It was the first big win of LBR Quite Bad’s young career, and it came against a very talented lineup of 3-year-olds. Six of the horses in Friday night’s finals marked a 220 or higher.

“This is the toughest set of small futurity horses I’ve ever seen by a landslide,” Banuelos said.

Banuelos said he was the most impressed by how well LBR Quite Bad handled the pressure in the Super Futurity. The reward was a $60,000 first-place paycheck for winning the class.

“The thought process was to show her to win and to let it hang out there a little bit,” he said.

Big Win For Badboonarising

Owned by Charles Burger, of Chatsworth, Georgia, LBR Quite Bad is from the first crop of National Cutting Horse Association (NCHA) Futurity Open Reserve Champion and freshman sire Badboonarising.

The win appears to be a major milestone for her sire, whose first crop turned 3 this year and are now old enough to compete in Western performance horse futurities. While several Badboonarising foals have made the finals at the season’s early futurities —three made the finals of the Super Futurity — LBR Quite Bad is his first Open futurity champion at a big event. One of the other Badboonarising offspring, Cobra Kaii, finished third in the Super Futurity.

Banuelos also rode Badboonarising, as well as his full sister, All Spice, who was the NCHA Futurity Open Champion and NCHA Open Horse of the Year. He has a number of Badboonarisings in training, and said they’re an extremely talented group of horses.

“All of the Badboonarisings so far, my favorite characteristic is how willing to please they are and how strong they are physically,” he said.

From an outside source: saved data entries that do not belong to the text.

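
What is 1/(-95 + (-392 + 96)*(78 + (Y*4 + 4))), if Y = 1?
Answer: -1/25551 ≈ -3.9137e-5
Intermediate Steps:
1/(-95 + (-392 + 96)*(78 + (Y*4 + 4))) = 1/(-95 + (-392 + 96)*(78 + (1*4 + 4))) = 1/(-95 - 296*(78 + (4 + 4))) = 1/(-95 - 296*(78 + 8)) = 1/(-95 - 296*86) = 1/(-95 - 25456) = 1/(-25551) = -1/25551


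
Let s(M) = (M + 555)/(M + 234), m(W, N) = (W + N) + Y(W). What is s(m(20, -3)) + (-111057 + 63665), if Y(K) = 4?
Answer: -4028128/85 ≈ -47390.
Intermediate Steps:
m(W, N) = 4 + N + W (m(W, N) = (W + N) + 4 = (N + W) + 4 = 4 + N + W)
s(M) = (555 + M)/(234 + M)
s(m(20, -3)) + (-111057 + 63665) = (555 + (4 - 3 + 20))/(234 + (4 - 3 + 20)) + (-111057 + 63665) = (555 + 21)/(234 + 21) - 47392 = 576/255 - 47392 = (1/255)*576 - 47392 = 192/85 - 47392 = -4028128/85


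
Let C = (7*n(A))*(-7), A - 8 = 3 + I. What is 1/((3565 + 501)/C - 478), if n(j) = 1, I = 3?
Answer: -49/27488 ≈ -0.0017826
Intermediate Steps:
A = 14 (A = 8 + (3 + 3) = 8 + 6 = 14)
C = -49 (C = (7*1)*(-7) = 7*(-7) = -49)
1/((3565 + 501)/C - 478) = 1/((3565 + 501)/(-49) - 478) = 1/(4066*(-1/49) - 478) = 1/(-4066/49 - 478) = 1/(-27488/49) = -49/27488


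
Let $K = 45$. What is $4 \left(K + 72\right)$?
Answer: $468$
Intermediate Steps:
$4 \left(K + 72\right) = 4 \left(45 + 72\right) = 4 \cdot 117 = 468$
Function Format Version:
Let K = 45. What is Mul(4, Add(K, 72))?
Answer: 468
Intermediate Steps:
Mul(4, Add(K, 72)) = Mul(4, Add(45, 72)) = Mul(4, 117) = 468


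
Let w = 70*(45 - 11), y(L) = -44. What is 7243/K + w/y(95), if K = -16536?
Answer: -9918593/181896 ≈ -54.529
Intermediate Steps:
w = 2380 (w = 70*34 = 2380)
7243/K + w/y(95) = 7243/(-16536) + 2380/(-44) = 7243*(-1/16536) + 2380*(-1/44) = -7243/16536 - 595/11 = -9918593/181896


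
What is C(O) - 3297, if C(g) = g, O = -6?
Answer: -3303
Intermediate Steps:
C(O) - 3297 = -6 - 3297 = -3303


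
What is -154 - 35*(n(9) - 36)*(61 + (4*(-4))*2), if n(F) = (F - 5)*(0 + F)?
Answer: -154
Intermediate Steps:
n(F) = F*(-5 + F) (n(F) = (-5 + F)*F = F*(-5 + F))
-154 - 35*(n(9) - 36)*(61 + (4*(-4))*2) = -154 - 35*(9*(-5 + 9) - 36)*(61 + (4*(-4))*2) = -154 - 35*(9*4 - 36)*(61 - 16*2) = -154 - 35*(36 - 36)*(61 - 32) = -154 - 0*29 = -154 - 35*0 = -154 + 0 = -154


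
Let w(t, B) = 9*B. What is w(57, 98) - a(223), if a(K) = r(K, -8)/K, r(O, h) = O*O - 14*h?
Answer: 146845/223 ≈ 658.50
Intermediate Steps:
r(O, h) = O² - 14*h
a(K) = (112 + K²)/K (a(K) = (K² - 14*(-8))/K = (K² + 112)/K = (112 + K²)/K)
w(57, 98) - a(223) = 9*98 - (223 + 112/223) = 882 - (223 + 112*(1/223)) = 882 - (223 + 112/223) = 882 - 1*49841/223 = 882 - 49841/223 = 146845/223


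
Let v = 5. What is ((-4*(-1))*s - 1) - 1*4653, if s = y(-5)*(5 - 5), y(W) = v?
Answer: -4654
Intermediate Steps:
y(W) = 5
s = 0 (s = 5*(5 - 5) = 5*0 = 0)
((-4*(-1))*s - 1) - 1*4653 = (-4*(-1)*0 - 1) - 1*4653 = (4*0 - 1) - 4653 = (0 - 1) - 4653 = -1 - 4653 = -4654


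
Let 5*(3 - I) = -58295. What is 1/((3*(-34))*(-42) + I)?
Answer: 1/15946 ≈ 6.2712e-5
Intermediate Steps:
I = 11662 (I = 3 - 1/5*(-58295) = 3 + 11659 = 11662)
1/((3*(-34))*(-42) + I) = 1/((3*(-34))*(-42) + 11662) = 1/(-102*(-42) + 11662) = 1/(4284 + 11662) = 1/15946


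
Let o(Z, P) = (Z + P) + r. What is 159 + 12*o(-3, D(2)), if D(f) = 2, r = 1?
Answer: 159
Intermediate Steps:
o(Z, P) = 1 + P + Z (o(Z, P) = (Z + P) + 1 = (P + Z) + 1 = 1 + P + Z)
159 + 12*o(-3, D(2)) = 159 + 12*(1 + 2 - 3) = 159 + 12*0 = 159 + 0 = 159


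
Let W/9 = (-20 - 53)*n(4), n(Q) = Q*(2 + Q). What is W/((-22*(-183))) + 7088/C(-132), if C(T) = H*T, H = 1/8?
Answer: -872620/2013 ≈ -433.49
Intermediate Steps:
W = -15768 (W = 9*((-20 - 53)*(4*(2 + 4))) = 9*(-292*6) = 9*(-73*24) = 9*(-1752) = -15768)
H = 1/8 ≈ 0.12500
C(T) = T/8
W/((-22*(-183))) + 7088/C(-132) = -15768/((-22*(-183))) + 7088/(((1/8)*(-132))) = -15768/4026 + 7088/(-33/2) = -15768*1/4026 + 7088*(-2/33) = -2628/671 - 14176/33 = -872620/2013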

LBR Quite Bad is a big, attractive mare, Banuelos said, and has always had a lot of feel and ability combined with a lot of brains.

“She’s extremely cow smart and reads a cow and doesn’t let a fast cow talk her into getting her heart rate higher and making a mistake,” Banuelos explained. “So, she’s beyond her years in how smart she is, and she’s always been like that – from the first day we saddled her, she’s been that way.”

Raising the Bar

In addition to the lucrative purse money, the Super Futurity also featured a big incentive in the name of the stallion Reyzin The Cash. His owner, Iron Rose Ranch, offered an additional $100,000 in incentives to the highest-placing horses whose owners who had 2025 breeding contracts to the stallion. The highest-placing horse who earned the largest piece of the incentive was Cobrai Kaii, owned by SMF Cutting Horses LLC, who earned an additional $50,000 from the incentive. The remaining $50,000 in incentives was paid to five other eligible horses.

Even though Banuelos and LBR Quite Bad weren’t eligible for the incentive, Banuelos said he was grateful to Tom and Lisa Bailey of Iron Rose Ranch for helping the PCCHA provide an opportunity to showcase such talented 3-year-olds at an early futurity.

“That’s a big deal,” he said.

Bottom Side

Bred by Rose Valley Ranch, of Weatherford, Texas, LBR Quite Bad is one of 23 money earners out of the broodmare Quite The Cat (by High Brow Cat). Including her daughter’s Super Futurity earnings, Quite The Cat now has produce earnings to more than $954,000.